Remaniement : "Sans nouvelle majorité politique, je crains que rien ne bouge" en matière d'écologie, déplore Bruno Bernard

Pour le nouveau président écologiste de la Métropole de Lyon, la nomination vendredi de Jean Castex à Matignon n'est pas en mesure d'enclencher un virage écologique d'envergure. 

Les écologistes Bruno Bernard (à gauche) et Grégory Doucet (à droite) lors de la campagne des municipales, le 22 juin 2020, à Lyon.
Les écologistes Bruno Bernard (à gauche) et Grégory Doucet (à droite) lors de la campagne des municipales, le 22 juin 2020, à Lyon. (ANTOINE MERLET / AFP)

Le nouveau président écologiste de la Métropole de Lyon, Bruno Bernard, reste perplexe après la nomination de l'énarque ex-Les Républicains Jean Castex au poste de Premier ministre, en remplacement d'Edouard Philippe. "Sans nouvelle majorité politique malheureusement dans le pays, je crains que rien ne bouge" en matière d'écologie, s'inquiète-t-il samedi 4 juillet sur franceinfo.

Pensez-vous que Jean Castex est le bonne personne pour enclencher un virage écologique dans le gouvernement ?

Je crains que non. Nous avions un Premier ministre de droite, nous avons un nouveau Premier ministre de droite. Aujourd'hui, les premières déclarations qui sont faites, sur la concertation des territoires, ne peuvent pas nous convenir pour l'écologie. Le temps des discours, des commissions pour l'écologie, c'est terminé. Les solutions sont connues, il faut passer aux actes. C'est très simple. C'est par exemple, dans nos communes, dans nos villes, le développement des transports en commun. Le gouvernement a annoncé 400 millions d'euros pour les transports en commun, ça correspond à deux stations de métro. Si les propositions sont de faire deux stations de métro à l'échelle de la France, c'est se tromper. On a besoin de transports en commun qui nous permettent de nous déplacer plus vite, qui font gagner du pouvoir d'achat aux habitants, et qui réduisent la pollution dans nos villes. L'enjeu est là, il faut passer aux actes.

Jean Castex dit pourtant que l'écologie est au coeur de ses priorités. Est-ce que cela doit se refléter dans la nomination des ministres de son gouvernement ?
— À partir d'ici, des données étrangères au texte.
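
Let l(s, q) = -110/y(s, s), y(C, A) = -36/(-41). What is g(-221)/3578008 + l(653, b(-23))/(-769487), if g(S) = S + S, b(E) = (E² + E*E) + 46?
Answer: 486592367/12389537888532 ≈ 3.9274e-5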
Ce n'est pas une question de casting. Moi, je n'attends rien de ce casting. C'est une question de propositions. Il faut un plan de lutte de 10 milliards d'euros pour aider nos collectivités pour les transports en commun, mais il faut aussi nous aider à la rénovation thermique des bâtiments. Dans la métropole de Lyon, nous allons isoler 10 000 logements par an. C'est bon pour le climat, ça diminue les émissions de gaz à effet de serre, c'est bon pour la facture énergétique des locataires et c'est 200 millions d'euros de travaux pour les entreprises du bâtiment. Donc, je souhaite que le gouvernement baisse la TVA sur ces travaux, qu'il aide par des sommes d'argent conséquentes, notamment les propriétaires les plus démunis, pour que ça puisse se faire. Les solutions sont connues. La Convention citoyenne les a rappelées, tout le monde les connaît. Ça fait dix ans qu'on les applique sur les territoires à petite échelle. Il faut aussi que le gouvernement prenne sa part et soutienne ces politiques.

Pour vous, même si un ou une écologiste entre au gouvernement, ça ne changera rien ?

Je ne crois pas. Vous savez, Nicolas Hulot, qui est un écologiste compétent et sincère, a essayé de travailler avec Emmanuel Macron et ça n'a pas du tout fonctionné. Il a dit en quittant le gouvernement que sur tous les dossiers importants, il n'avait pas pu avancer. Donc sans nouvelle majorité politique malheureusement dans le pays, je crains que rien ne bouge. Nous soulignerons toute avancée s'il en existe dans les semaines qui viennent. Nous jugerons non seulement aux propos, mais surtout aux actes. Aujourd'hui, il faut des actes et des budgets pour la transition écologique dans la justice sociale.